With higher levy in place, N.J. voters to decide if gas tax funds only transportation projects

Leon Balagula changes the price for the gasoline at his Sunoco station in the early Tuesday morning in Fort Lee

Leon Balagula changes the price for the gasoline at his Sunoco station in the early Tuesday morning in Fort Lee

Now that New Jersey has increased its gas tax by 23 cents a gallon to raise money for transportation improvements, voters will decide next week on whether to constitutionally mandate that all gas tax revenue is used for that purpose.

Republican Assemblyman Erik Peterson said he opposes the constitutional amendment because it would allow the state to borrow $12 billion over eight years for transportation projects, adding to the state’s debt.

“It just puts New Jersey further behind and makes us even financially more in the hole than we currently are, which I think is bad public policy,” said Peterson, R-Hunterdon.

But if voters reject the amendment, the state won’t be able to do a transportation program that borrows money, said Assembly Transportation Committee chairman John Wisniewski, D-Middlesex.

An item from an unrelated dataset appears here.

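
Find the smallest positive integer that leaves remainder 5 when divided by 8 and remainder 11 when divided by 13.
M = 8 × 13 = 104. M₁ = 13, y₁ ≡ 5 (mod 8). M₂ = 8, y₂ ≡ 5 (mod 13). z = 5×13×5 + 11×8×5 ≡ 37 (mod 104). The smallest positive such number is 37.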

“The 23 cents a gallon that is collected, about half of that will be used from day one to pay debt service on bonds that have already been issued,” he said. “So there would only be about $500 million a year available for a new program.”

At a service station in Trenton drivers who were paying higher prices because of the gas tax hike said they support the constitutional amendment.

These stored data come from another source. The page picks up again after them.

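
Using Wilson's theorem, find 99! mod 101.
(100)! = (99)! × (100) ≡ -1 (mod 101). So (99)! ≡ -1 × (100)^(-1) ≡ (-1)×(-1) = 1 (mod 101)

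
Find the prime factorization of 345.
3 × 5 × 23

Divide by primes starting from smallest:
345 ÷ 3 = 115
115 ÷ 5 = 23
23 ÷ 23 = 1

345 = 3 × 5 × 23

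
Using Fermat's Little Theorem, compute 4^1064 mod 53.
By Fermat: 4^{52} ≡ 1 (mod 53). 1064 ≡ 24 (mod 52). So 4^{1064} ≡ 4^{24} ≡ 10 (mod 53)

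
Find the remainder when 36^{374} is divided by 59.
By Fermat: 36^{58} ≡ 1 (mod 59). 374 = 6×58 + 26. So 36^{374} ≡ 36^{26} ≡ 9 (mod 59)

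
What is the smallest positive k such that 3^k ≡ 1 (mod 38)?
Powers of 3 mod 38: 3^1≡3, 3^2≡9, 3^3≡27, 3^4≡5, 3^5≡15, 3^6≡7, 3^7≡21, 3^8≡25, 3^9≡37, 3^10≡35, 3^11≡29, 3^12≡11, 3^13≡33, 3^14≡23, 3^15≡31, 3^16≡17, 3^17≡13, 3^18≡1. Order = 18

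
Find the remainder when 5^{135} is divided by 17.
By Fermat: 5^{16} ≡ 1 (mod 17). 135 = 8×16 + 7. So 5^{135} ≡ 5^{7} ≡ 10 (mod 17)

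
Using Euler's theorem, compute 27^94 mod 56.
By Euler: 27^{24} ≡ 1 (mod 56) since gcd(27, 56) = 1. 94 = 3×24 + 22. So 27^{94} ≡ 27^{22} ≡ 1 (mod 56)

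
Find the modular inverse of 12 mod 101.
12^(-1) ≡ 59 (mod 101). Verification: 12 × 59 = 708 ≡ 1 (mod 101)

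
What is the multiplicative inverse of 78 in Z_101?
78^(-1) ≡ 79 (mod 101). Verification: 78 × 79 = 6162 ≡ 1 (mod 101)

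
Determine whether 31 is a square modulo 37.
By Euler's criterion: 31^{18} ≡ 36 (mod 37). Since this equals -1 (≡ 36), 31 is not a QR.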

“We don’t know where the money is going if they borrow it for other situations, nothing is going to get done that should be done,” said one.

“I think it’s a great idea,” said another. “Maybe then it will increase the amount of public transportation, decrease the need for people to use their own cars, decrease emissions.”

“If it went for road renovations and things like that, that would overall help everybody,” said a third. “It would help traffic. It would help maintenance on the roads.”

If the measure is approved, Wisniewski said, the $1.2 billion more a year from the gas tax would be restricted to transportation projects and not available for any other state expenses.